The main intent of this notion is that each color in a food represents a different vitamin or mineral and that by eating a variety of colors you are also consuming a variety of necessary nutrients.
This seems awfully simplistic but as a ceramic artist I am accustomed to the visual cues that certain mineral oxides display in a given clay body or glaze recipe. While these days we order mined or purified forms of minerals (red iron oxide, cobalt, potassium carbonate etc.) from specialty shops, in the initial stages of glazing ceramic objects early peoples had to rely on the naturally occurring mineral deposits found in trace amounts in the materials around them.
In fact, the first glazes weren't even applied to the ceramic objects at all, but rather each object was given a vitreous, glossy surface simply by the ash from the wood used to stoke the fire achieving such high temperatures that it began to melt and left behind trace minerals such as calcium and potassium, which when left to cool, hardened to a glassy finish.
Because of my background in ceramics as well as my identity as a Catholic I have a intimate understanding of the hidden inner essence of things which are often only hinted at by outward appearances.
That being said, the thing which finally convinced me to foot the bill for cage-free eggs wasn't animal rights, wasn't ecology, but rather it was the fact that factory produced eggs have less food in them.
Sure, a dozen cage-free eggs is still 12 eggs as much as a dozen industrial eggs. But within each egg which came from a chicken who was allowed to actually walk around and maybe even scratch around to eat a bug or two there is a substantially larger amount of nutrients.This became most evident to me when I compared a run of the mill, industrial egg to one of the cage-free eggs we purchased. The color difference was striking, the yolk of the industrial egg literally paled in comparison. It was yellow, barely yellow, where as the cage-free egg was what one might call orange.

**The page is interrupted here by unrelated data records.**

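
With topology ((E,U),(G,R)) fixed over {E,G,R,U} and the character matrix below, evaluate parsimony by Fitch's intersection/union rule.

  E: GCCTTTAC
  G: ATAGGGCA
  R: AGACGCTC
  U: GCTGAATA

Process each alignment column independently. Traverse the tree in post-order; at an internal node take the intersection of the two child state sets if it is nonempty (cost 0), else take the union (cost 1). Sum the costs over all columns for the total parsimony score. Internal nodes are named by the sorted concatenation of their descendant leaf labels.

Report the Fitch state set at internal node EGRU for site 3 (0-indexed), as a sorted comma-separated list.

G

EU@0: {G} ∩ {G} = {G} (intersection, +0)
GR@0: {A} ∩ {A} = {A} (intersection, +0)
EGRU@0: {G} ∪ {A} = {A,G} (union, +1)
EU@1: {C} ∩ {C} = {C} (intersection, +0)
GR@1: {T} ∪ {G} = {G,T} (union, +1)
EGRU@1: {C} ∪ {G,T} = {C,G,T} (union, +1)
EU@2: {C} ∪ {T} = {C,T} (union, +1)
GR@2: {A} ∩ {A} = {A} (intersection, +0)
EGRU@2: {C,T} ∪ {A} = {A,C,T} (union, +1)
EU@3: {T} ∪ {G} = {G,T} (union, +1)
GR@3: {G} ∪ {C} = {C,G} (union, +1)
EGRU@3: {G,T} ∩ {C,G} = {G} (intersection, +0)
EU@4: {T} ∪ {A} = {A,T} (union, +1)
GR@4: {G} ∩ {G} = {G} (intersection, +0)
EGRU@4: {A,T} ∪ {G} = {A,G,T} (union, +1)
EU@5: {T} ∪ {A} = {A,T} (union, +1)
GR@5: {G} ∪ {C} = {C,G} (union, +1)
EGRU@5: {A,T} ∪ {C,G} = {A,C,G,T} (union, +1)
EU@6: {A} ∪ {T} = {A,T} (union, +1)
GR@6: {C} ∪ {T} = {C,T} (union, +1)
EGRU@6: {A,T} ∩ {C,T} = {T} (intersection, +0)
EU@7: {C} ∪ {A} = {A,C} (union, +1)
GR@7: {A} ∪ {C} = {A,C} (union, +1)
EGRU@7: {A,C} ∩ {A,C} = {A,C} (intersection, +0)
per-site changes: [1, 2, 2, 2, 2, 3, 2, 2]; total = 16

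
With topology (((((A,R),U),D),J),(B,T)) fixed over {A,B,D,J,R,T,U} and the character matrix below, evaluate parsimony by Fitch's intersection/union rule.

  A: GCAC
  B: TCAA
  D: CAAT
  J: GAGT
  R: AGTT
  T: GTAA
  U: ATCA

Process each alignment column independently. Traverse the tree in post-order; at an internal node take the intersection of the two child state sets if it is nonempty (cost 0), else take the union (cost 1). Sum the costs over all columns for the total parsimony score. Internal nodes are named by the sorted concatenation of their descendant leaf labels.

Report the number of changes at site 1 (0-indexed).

5

site 0, node AR: A={G} ∪ R={A} → {A,G} (+1)
site 0, node ARU: AR={A,G} ∩ U={A} → {A} (+0)
site 0, node ADRU: ARU={A} ∪ D={C} → {A,C} (+1)
site 0, node ADJRU: ADRU={A,C} ∪ J={G} → {A,C,G} (+1)
site 0, node BT: B={T} ∪ T={G} → {G,T} (+1)
site 0, node ABDJRTU: ADJRU={A,C,G} ∩ BT={G,T} → {G} (+0)
site 1, node AR: A={C} ∪ R={G} → {C,G} (+1)
site 1, node ARU: AR={C,G} ∪ U={T} → {C,G,T} (+1)
site 1, node ADRU: ARU={C,G,T} ∪ D={A} → {A,C,G,T} (+1)
site 1, node ADJRU: ADRU={A,C,G,T} ∩ J={A} → {A} (+0)
site 1, node BT: B={C} ∪ T={T} → {C,T} (+1)
site 1, node ABDJRTU: ADJRU={A} ∪ BT={C,T} → {A,C,T} (+1)
site 2, node AR: A={A} ∪ R={T} → {A,T} (+1)
site 2, node ARU: AR={A,T} ∪ U={C} → {A,C,T} (+1)
site 2, node ADRU: ARU={A,C,T} ∩ D={A} → {A} (+0)
site 2, node ADJRU: ADRU={A} ∪ J={G} → {A,G} (+1)
site 2, node BT: B={A} ∩ T={A} → {A} (+0)
site 2, node ABDJRTU: ADJRU={A,G} ∩ BT={A} → {A} (+0)
site 3, node AR: A={C} ∪ R={T} → {C,T} (+1)
site 3, node ARU: AR={C,T} ∪ U={A} → {A,C,T} (+1)
site 3, node ADRU: ARU={A,C,T} ∩ D={T} → {T} (+0)
site 3, node ADJRU: ADRU={T} ∩ J={T} → {T} (+0)
site 3, node BT: B={A} ∩ T={A} → {A} (+0)
site 3, node ABDJRTU: ADJRU={T} ∪ BT={A} → {A,T} (+1)
per-site changes: [4, 5, 3, 3]; total = 15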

According to Real Food University , which sites studies from two articles published in Mother Earth News, an egg produced by a pasture raised chicken versus an egg produced in an industrial egg factory contains:
- 1/3 less cholesterol
- 1/4 less saturated fat
- 2/3 more vitamin A
- 2 times more omega-3 fatty acids
- 3 times more vitamin E
- 7 times more beta carotene
- 4 to 6 times as much vitamin D
Sure enough, the rolling lush green hills littered with frolicking chickens which I had imagined was an utter fantasy compared to the actual practice of cage-free egg production. Now, don't' get me wrong, when given the option between a cage of chickens huddled unhealthily close together who are never allowed to walk around or even touch solid ground and the crowd of chickens I saw milling around the floor of the vast barn complex, I'd gladly choose the latter, however its still not quite the ideal I had in mind.
In comes Val, our new Transylvanian Naked Neck, and her lovely large brown eggs. Because we were saving some to give to the priests who serve our parish we actually had yet to eat any of Val's eggs until this morning. Charlotte eagerly helped crack them and was excited to make breakfast with me, however we only had two of Val's eggs to the third egg I added to the skillet was one of the cage-free eggs we had bought. The difference was stunning, in fact I had flashbacks to the day we compared industrial eggs to cage-free eggs. The difference was so stark that while our typical breakfast conversation is Charlotte asking for more "yellow egg" (yolk) today she was asking for another bite of "orange egg."
I'll give you 1 guess as to which 2 are Val's |
I can only imagine what it would be like to compare Val's egg to an industrial egg, it would be like seeing a yolk's ghost.
Moral of the story? Don't just eat your colors. Eat vivid, deep, rich colors, because there's more food in there than their pale counterparts.